The character of Conan was created decades ago by Robert E. Howard, an eccentric writer who belonged to the same literary circle as fantasy author H. P. Lovecraft. His vision and his prose were even more limited than Lovecraft's, and it seems that the pulpy Weird Tales magazine - to which he contributed - was his natural habitat.
Yet there's a vitality to some of the Weird Tales fiction that keeps it circulating year after year. And it's unpretentious, unlike much of today's portentous fantasy. Howard put it very well, explaining his attraction to muscle-minded heroes. ''They're simpler,'' he once said, in a remark quoted by a latter-day admirer who has helped collect and extend the ''Conan'' series. ''You get them in a jam, and no one expects you to rack your brains inventing clever ways for them to extricate themselves. They are too stupid to do anything but cut, shoot, or slug themselves into the clear.'' Howard certainly knew his limitations, as well as Conan's.
Milius doesn't. He turns his Conan film into an overblown epic, a noisy rehash of Cecil B. de Mille, with all the vulgarity and little of the cheer. The presence of James Earl Jones (fresh from his stage-shaking ''Othello'' on Broadway) lends a little class, but not enough to outweigh the crunching violence and charmless sex that are the movie's enervating stock in trade. This isn't fantasy, it's just a rehash of the latest obsessions; all Milius has done is transplant them to a stock Hollywood setting, updating the explicitness but not the sophistication. There's more Neanderthal than Nietzsche in it - which is appropriate, but hardly appealing. An elusive filmmaker
Budd Boetticher is an elusive filmmaker. His westerns with Randolph Scott were staples of the neighborhood movie palace during the 1950s, and have received serious critical analysis. Yet his pictures are rarely revived, even in ''art'' and ''revival'' theaters. In his 1968 book ''The American Cinema,'' critic Andrew Sarris began a section on him by asking, ''Does anyone know where Budd Boetticher is?''
At least we know where his last western is, after years of obscurity. A Time for Dying was made in 1969, written and directed by Boetticher. The producer was Audie Murphy, who also plays Jesse James.
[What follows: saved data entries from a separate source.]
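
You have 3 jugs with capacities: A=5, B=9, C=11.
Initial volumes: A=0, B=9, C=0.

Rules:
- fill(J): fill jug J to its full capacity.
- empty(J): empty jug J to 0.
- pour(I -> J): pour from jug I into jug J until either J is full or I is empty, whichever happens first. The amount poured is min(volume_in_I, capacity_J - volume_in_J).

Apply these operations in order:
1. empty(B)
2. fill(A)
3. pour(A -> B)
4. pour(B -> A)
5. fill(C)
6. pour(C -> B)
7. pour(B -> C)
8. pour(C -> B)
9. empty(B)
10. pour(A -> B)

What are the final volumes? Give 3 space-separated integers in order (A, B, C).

Answer: 0 5 2

Derivation:
Step 1: empty(B) -> (A=0 B=0 C=0)
Step 2: fill(A) -> (A=5 B=0 C=0)
Step 3: pour(A -> B) -> (A=0 B=5 C=0)
Step 4: pour(B -> A) -> (A=5 B=0 C=0)
Step 5: fill(C) -> (A=5 B=0 C=11)
Step 6: pour(C -> B) -> (A=5 B=9 C=2)
Step 7: pour(B -> C) -> (A=5 B=0 C=11)
Step 8: pour(C -> B) -> (A=5 B=9 C=2)
Step 9: empty(B) -> (A=5 B=0 C=2)
Step 10: pour(A -> B) -> (A=0 B=5 C=2)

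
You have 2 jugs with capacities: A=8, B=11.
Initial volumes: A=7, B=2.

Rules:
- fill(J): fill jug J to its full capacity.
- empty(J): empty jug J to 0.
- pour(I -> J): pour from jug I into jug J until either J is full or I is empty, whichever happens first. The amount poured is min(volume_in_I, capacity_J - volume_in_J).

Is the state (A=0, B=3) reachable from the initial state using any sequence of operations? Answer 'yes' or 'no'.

BFS from (A=7, B=2):
  1. empty(A) -> (A=0 B=2)
  2. fill(B) -> (A=0 B=11)
  3. pour(B -> A) -> (A=8 B=3)
  4. empty(A) -> (A=0 B=3)
Target reached → yes.

Answer: yes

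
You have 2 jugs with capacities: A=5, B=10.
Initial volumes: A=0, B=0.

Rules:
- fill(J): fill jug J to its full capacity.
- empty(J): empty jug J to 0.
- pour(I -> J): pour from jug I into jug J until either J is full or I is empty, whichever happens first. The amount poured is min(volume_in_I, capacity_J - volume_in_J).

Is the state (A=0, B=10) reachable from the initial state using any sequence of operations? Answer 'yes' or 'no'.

BFS from (A=0, B=0):
  1. fill(B) -> (A=0 B=10)
Target reached → yes.

Answer: yes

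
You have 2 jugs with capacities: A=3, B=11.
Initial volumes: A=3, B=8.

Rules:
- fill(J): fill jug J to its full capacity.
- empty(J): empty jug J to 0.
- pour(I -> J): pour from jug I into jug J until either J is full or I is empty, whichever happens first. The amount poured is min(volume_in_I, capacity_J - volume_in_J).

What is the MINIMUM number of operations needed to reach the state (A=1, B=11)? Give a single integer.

Answer: 8

Derivation:
BFS from (A=3, B=8). One shortest path:
  1. empty(B) -> (A=3 B=0)
  2. pour(A -> B) -> (A=0 B=3)
  3. fill(A) -> (A=3 B=3)
  4. pour(A -> B) -> (A=0 B=6)
  5. fill(A) -> (A=3 B=6)
  6. pour(A -> B) -> (A=0 B=9)
  7. fill(A) -> (A=3 B=9)
  8. pour(A -> B) -> (A=1 B=11)
Reached target in 8 moves.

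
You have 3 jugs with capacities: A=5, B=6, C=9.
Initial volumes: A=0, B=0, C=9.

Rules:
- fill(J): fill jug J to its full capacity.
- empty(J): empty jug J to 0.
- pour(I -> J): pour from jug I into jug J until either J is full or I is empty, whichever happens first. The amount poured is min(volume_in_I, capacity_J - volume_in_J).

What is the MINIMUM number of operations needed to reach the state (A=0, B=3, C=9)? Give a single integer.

BFS from (A=0, B=0, C=9). One shortest path:
  1. pour(C -> B) -> (A=0 B=6 C=3)
  2. empty(B) -> (A=0 B=0 C=3)
  3. pour(C -> B) -> (A=0 B=3 C=0)
  4. fill(C) -> (A=0 B=3 C=9)
Reached target in 4 moves.

Answer: 4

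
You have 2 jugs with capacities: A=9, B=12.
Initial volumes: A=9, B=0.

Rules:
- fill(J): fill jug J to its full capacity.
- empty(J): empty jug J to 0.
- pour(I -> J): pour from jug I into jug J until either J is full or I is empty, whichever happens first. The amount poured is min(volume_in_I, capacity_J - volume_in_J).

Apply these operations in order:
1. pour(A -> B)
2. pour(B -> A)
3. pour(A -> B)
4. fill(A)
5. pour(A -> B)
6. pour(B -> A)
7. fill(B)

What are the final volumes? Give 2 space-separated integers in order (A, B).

Step 1: pour(A -> B) -> (A=0 B=9)
Step 2: pour(B -> A) -> (A=9 B=0)
Step 3: pour(A -> B) -> (A=0 B=9)
Step 4: fill(A) -> (A=9 B=9)
Step 5: pour(A -> B) -> (A=6 B=12)
Step 6: pour(B -> A) -> (A=9 B=9)
Step 7: fill(B) -> (A=9 B=12)

Answer: 9 12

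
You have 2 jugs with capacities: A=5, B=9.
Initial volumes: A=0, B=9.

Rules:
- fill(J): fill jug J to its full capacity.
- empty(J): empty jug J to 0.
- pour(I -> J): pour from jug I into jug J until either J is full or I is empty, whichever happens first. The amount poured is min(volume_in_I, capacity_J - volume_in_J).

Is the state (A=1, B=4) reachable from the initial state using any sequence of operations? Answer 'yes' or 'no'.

Answer: no

Derivation:
BFS explored all 28 reachable states.
Reachable set includes: (0,0), (0,1), (0,2), (0,3), (0,4), (0,5), (0,6), (0,7), (0,8), (0,9), (1,0), (1,9) ...
Target (A=1, B=4) not in reachable set → no.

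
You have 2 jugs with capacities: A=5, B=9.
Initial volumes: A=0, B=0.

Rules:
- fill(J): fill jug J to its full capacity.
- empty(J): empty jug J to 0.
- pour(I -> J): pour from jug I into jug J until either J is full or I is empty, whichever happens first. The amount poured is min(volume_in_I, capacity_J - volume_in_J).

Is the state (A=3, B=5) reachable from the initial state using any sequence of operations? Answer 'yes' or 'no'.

Answer: no

Derivation:
BFS explored all 28 reachable states.
Reachable set includes: (0,0), (0,1), (0,2), (0,3), (0,4), (0,5), (0,6), (0,7), (0,8), (0,9), (1,0), (1,9) ...
Target (A=3, B=5) not in reachable set → no.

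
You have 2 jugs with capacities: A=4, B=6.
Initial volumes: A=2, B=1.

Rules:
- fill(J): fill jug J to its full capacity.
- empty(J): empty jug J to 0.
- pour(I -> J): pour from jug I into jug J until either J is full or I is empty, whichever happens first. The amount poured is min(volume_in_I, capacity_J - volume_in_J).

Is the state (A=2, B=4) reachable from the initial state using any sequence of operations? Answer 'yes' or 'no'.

Answer: no

Derivation:
BFS explored all 21 reachable states.
Reachable set includes: (0,0), (0,1), (0,2), (0,3), (0,4), (0,5), (0,6), (1,0), (1,6), (2,0), (2,1), (2,6) ...
Target (A=2, B=4) not in reachable set → no.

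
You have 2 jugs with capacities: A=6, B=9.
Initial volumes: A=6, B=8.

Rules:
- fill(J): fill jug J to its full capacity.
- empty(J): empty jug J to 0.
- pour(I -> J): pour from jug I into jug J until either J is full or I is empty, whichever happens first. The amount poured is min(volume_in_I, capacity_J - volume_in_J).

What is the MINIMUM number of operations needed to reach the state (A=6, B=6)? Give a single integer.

Answer: 3

Derivation:
BFS from (A=6, B=8). One shortest path:
  1. empty(B) -> (A=6 B=0)
  2. pour(A -> B) -> (A=0 B=6)
  3. fill(A) -> (A=6 B=6)
Reached target in 3 moves.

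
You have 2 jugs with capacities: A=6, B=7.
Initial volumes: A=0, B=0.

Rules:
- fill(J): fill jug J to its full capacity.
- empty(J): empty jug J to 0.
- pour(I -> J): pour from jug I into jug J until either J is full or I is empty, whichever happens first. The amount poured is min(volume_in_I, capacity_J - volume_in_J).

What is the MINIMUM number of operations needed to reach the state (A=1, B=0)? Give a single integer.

BFS from (A=0, B=0). One shortest path:
  1. fill(B) -> (A=0 B=7)
  2. pour(B -> A) -> (A=6 B=1)
  3. empty(A) -> (A=0 B=1)
  4. pour(B -> A) -> (A=1 B=0)
Reached target in 4 moves.

Answer: 4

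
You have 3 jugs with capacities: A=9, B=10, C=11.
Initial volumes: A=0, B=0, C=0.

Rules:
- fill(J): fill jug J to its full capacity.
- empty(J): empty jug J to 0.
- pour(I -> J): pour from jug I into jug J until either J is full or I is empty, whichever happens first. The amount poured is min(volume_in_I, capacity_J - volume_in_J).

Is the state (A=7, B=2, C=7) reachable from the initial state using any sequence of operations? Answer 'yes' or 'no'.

BFS explored all 600 reachable states.
Reachable set includes: (0,0,0), (0,0,1), (0,0,2), (0,0,3), (0,0,4), (0,0,5), (0,0,6), (0,0,7), (0,0,8), (0,0,9), (0,0,10), (0,0,11) ...
Target (A=7, B=2, C=7) not in reachable set → no.

Answer: no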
The movie was tied up in Murphy's estate after his death, however, and never released. Now the situation has been resolved. Corinth Films has put it into distribution, and the Public Theater in New York has given it a belated premiere.
A fascinating film it turns out to be, full of eccentric touches that give it a distinctive Boetticher flavor. The plot revolves around a novice gunman, a woman who becomes his wife - to the complete surprise of both of them - and a demented villain named Billy Pimple. Also on hand is Judge Roy Bean, in a grotesque portrayal by Victor Jory that seems bent on outdoing Walter Brennan's hysterical performance in ''Red River.''
All the characters begin as stereotypes and finish as archetypes, thanks to Boetticher's obsessive script, which pulls off some wildly unpredictable twists on the usual western conventions - especially at the climax, a starkly filmed showdown that sets Hollywood heroism on its ear, and the denouement, a dazzling ''long take'' that hoists Billy Pimple by his own petard. The crisp cinematography is by Lucien Ballard; the music - which almost swamps the story more than once - is credited to Harry Betts. Harry Knapp was the editor.
In sum, it's ''elemental but not elementary,'' to borrow a pithy Sarris phrase about Boetticher's work in general. And it's worth a close look by any western fan, or anyone curious about the last completed work of a truly original moviemaker.